Devant leur petit garçon, ils dansent sur « Mr. Bojangles » de Nina Simone. Chez eux, il n’y a de place que pour le plaisir et la fantaisie. Celle qui mène le bal, c’est la mère, feu follet imprévisible. Elle les entraîne dans un tourbillon de poésie pour que la fête continue, coûte que coûte. L’amour fou n’a jamais si bien porté son nom.


La première fois que j’ai entendu parler de ce livre, c’est dans la Bande Originale, de Nagui sur France Inter. Etaient invités ce jour-là Virginie Efira et Romain Duris pour parler du film éponyme qui vient juste de sortir. Et, dans le courant de l’émission, Nagui a dit: « C’est typiquement le genre de livre qu’il est impossible de lâcher une fois qu’on l’a commencé« . Ou quelque chose de semblable. Alors, j’ai fini d’écouter l’émission et je l’ai pris au mot. Grâce à ma liseuse, dans le quart d’heure qui suivait, j’avais commencé Bojangles. Alors, je ne dirais pas que je l’ai terminé en deux heures, mais en une soirée et un matin c’était bouclé. Le genre de livre qui vous prend comme dans un tourbillon. La folie familiale, comme a titré un journal. Moi, ça m’a fait penser au Boléro de Ravel. Emporté dans une espèce de tourbillon qui fait que vous êtes entièrement happés par l’histoire.

Le style ? J’hésite entre Le petit Nicolas et Tistou et les Pouces verts. Nicolas pour le style enfantin et la façon de raconter. Tistou pour l’étonnement, la poésie et la folie de ce qui se passe.

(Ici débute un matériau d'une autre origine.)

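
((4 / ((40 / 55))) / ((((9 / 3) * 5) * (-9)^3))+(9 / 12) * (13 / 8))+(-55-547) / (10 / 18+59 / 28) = -52798223761 / 234796320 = -224.87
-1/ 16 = -0.06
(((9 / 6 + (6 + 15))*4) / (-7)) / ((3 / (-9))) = 270 / 7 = 38.57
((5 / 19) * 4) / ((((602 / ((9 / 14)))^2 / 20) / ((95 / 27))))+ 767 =3405057758 / 4439449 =767.00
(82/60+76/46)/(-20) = -2083/13800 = -0.15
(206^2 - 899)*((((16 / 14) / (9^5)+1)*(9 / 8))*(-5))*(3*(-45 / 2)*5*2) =2146170060875 / 13608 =157713849.27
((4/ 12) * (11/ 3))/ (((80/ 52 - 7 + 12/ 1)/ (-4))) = -572/ 765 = -0.75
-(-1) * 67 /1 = 67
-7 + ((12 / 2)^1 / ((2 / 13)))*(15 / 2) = 285.50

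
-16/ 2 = -8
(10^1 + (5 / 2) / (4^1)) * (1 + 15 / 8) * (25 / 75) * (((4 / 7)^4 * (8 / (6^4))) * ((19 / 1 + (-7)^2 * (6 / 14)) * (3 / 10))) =15640 / 194481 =0.08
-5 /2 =-2.50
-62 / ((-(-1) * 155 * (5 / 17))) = -1.36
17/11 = 1.55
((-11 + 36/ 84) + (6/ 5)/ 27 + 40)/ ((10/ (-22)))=-102124/ 1575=-64.84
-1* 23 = -23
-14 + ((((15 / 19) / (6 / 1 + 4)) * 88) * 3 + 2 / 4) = 279 / 38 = 7.34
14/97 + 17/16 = 1873/1552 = 1.21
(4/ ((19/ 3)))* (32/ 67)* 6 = 2304/ 1273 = 1.81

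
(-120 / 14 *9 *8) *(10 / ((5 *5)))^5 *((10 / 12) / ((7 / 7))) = -4608 / 875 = -5.27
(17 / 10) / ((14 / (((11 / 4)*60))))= 561 / 28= 20.04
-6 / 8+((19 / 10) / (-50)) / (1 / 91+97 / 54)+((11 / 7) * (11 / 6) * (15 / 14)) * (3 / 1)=923556783 / 108792250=8.49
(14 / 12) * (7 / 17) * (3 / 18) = 49 / 612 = 0.08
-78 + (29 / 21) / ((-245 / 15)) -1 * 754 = -832.08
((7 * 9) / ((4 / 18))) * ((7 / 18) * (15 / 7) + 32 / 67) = 99603 / 268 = 371.65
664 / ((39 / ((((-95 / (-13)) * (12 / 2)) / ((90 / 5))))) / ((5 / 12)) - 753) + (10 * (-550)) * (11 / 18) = -3423461450 / 1018269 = -3362.04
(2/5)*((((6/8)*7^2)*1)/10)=147/100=1.47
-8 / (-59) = 8 / 59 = 0.14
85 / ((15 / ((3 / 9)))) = 17 / 9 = 1.89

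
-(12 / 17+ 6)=-114 / 17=-6.71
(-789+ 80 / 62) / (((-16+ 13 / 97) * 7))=2368643 / 333963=7.09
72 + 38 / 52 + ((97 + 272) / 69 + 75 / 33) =528551 / 6578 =80.35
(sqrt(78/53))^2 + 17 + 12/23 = 23153/1219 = 18.99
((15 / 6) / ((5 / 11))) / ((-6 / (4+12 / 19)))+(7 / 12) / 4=-3739 / 912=-4.10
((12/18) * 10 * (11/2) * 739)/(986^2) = 0.03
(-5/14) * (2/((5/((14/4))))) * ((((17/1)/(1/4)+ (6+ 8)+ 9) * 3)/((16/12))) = -819/8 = -102.38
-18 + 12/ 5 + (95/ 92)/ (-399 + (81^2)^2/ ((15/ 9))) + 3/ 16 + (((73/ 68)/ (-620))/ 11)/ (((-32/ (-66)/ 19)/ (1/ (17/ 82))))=-32873251684360741/ 2128785878686080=-15.44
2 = 2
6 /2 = 3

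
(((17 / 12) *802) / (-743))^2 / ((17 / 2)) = 0.28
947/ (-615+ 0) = -1.54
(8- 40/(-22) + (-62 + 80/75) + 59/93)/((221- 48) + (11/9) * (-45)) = -258209/603570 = -0.43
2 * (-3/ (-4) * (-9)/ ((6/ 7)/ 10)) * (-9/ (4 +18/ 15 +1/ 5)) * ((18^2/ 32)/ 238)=6075/ 544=11.17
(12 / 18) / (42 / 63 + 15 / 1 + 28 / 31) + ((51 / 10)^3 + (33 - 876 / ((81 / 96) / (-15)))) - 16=72687542573 / 4623000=15723.02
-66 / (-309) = 22 / 103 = 0.21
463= 463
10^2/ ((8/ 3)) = 75/ 2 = 37.50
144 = 144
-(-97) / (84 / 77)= 1067 / 12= 88.92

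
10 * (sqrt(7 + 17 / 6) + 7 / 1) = 101.36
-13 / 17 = -0.76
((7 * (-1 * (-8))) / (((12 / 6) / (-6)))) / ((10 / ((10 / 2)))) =-84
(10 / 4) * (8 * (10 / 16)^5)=1.91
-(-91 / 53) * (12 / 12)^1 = 91 / 53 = 1.72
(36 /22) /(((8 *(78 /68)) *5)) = 51 /1430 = 0.04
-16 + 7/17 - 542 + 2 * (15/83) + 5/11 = -8641662/15521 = -556.77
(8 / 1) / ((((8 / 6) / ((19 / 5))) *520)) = 0.04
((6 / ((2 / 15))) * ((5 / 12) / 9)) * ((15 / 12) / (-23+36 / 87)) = -725 / 6288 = -0.12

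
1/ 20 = 0.05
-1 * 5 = -5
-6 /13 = -0.46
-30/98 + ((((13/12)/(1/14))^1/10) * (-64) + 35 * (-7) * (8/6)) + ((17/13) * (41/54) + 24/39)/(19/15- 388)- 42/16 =-567590994193/1330285320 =-426.67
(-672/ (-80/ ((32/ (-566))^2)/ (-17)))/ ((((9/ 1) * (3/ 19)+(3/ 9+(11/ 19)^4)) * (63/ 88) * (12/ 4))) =-99819630592/ 876761913705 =-0.11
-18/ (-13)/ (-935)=-18/ 12155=-0.00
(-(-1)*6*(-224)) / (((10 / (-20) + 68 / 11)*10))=-14784 / 625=-23.65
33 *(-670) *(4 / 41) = -2157.07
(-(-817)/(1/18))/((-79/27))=-397062/79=-5026.10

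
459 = 459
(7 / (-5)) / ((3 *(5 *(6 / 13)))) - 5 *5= -11341 / 450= -25.20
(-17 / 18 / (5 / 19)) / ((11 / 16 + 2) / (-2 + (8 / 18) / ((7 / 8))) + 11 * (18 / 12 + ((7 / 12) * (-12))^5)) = 242896 / 12511480545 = 0.00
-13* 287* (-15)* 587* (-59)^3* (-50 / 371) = 48192849831750 / 53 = 909299053429.25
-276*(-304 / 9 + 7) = 22172 / 3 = 7390.67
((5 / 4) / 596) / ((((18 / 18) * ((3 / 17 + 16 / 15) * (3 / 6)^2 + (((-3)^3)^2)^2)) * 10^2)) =51 / 1292295206608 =0.00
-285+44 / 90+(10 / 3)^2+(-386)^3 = -287563647 / 5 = -57512729.40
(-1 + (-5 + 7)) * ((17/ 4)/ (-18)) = -17/ 72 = -0.24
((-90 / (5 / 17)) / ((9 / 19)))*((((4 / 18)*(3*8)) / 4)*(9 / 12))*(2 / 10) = -646 / 5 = -129.20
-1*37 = -37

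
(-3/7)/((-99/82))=82/231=0.35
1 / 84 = 0.01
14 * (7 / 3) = 98 / 3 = 32.67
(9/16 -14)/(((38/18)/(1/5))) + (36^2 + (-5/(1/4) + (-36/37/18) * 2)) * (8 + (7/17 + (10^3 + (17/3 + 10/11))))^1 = 2723899425899/2103376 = 1295013.08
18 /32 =9 /16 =0.56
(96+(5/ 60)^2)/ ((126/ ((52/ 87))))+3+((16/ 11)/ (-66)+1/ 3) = 25694659/ 6821496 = 3.77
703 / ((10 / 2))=703 / 5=140.60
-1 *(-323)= 323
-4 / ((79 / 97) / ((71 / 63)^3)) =-138869468 / 19753713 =-7.03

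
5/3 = 1.67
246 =246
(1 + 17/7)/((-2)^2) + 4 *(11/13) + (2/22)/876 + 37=36163999/876876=41.24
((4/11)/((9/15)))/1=20/33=0.61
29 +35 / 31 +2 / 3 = 2864 / 93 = 30.80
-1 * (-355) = 355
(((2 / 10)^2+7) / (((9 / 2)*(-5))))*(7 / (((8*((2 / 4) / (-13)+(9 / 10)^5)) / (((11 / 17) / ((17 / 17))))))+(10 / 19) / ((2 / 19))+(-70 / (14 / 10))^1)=37768178272 / 2744961525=13.76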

Un livre déjanté, fou, qui commence dans la folie et qui finit dans les larmes. L’histoire d’une famille de jusquauboutistes aisés pris dans le tourbillon de la folie à l’image de l’héroïne qui change de nom à chaque page. Vous passerez faire un tour chez les déménagés du ciboulot et vous finirez autour d’un lac espagnol, entouré d’un sénateur baptisé l’ordure et de Mademoiselle Superfétatoire que je vous laisse découvrir.

Ah, cette année  commence bien, côté bouquins !!! E je crois bien que je vais aller voir le film. Avec Romain Duris et Virginie Efira.

Et puis au passage, écoutez M. Bojangles de Nina Simone, c’est de la bonne musique, dont le texte n’a rien à voir avec l’histoire du film, Juste de la bonne musique !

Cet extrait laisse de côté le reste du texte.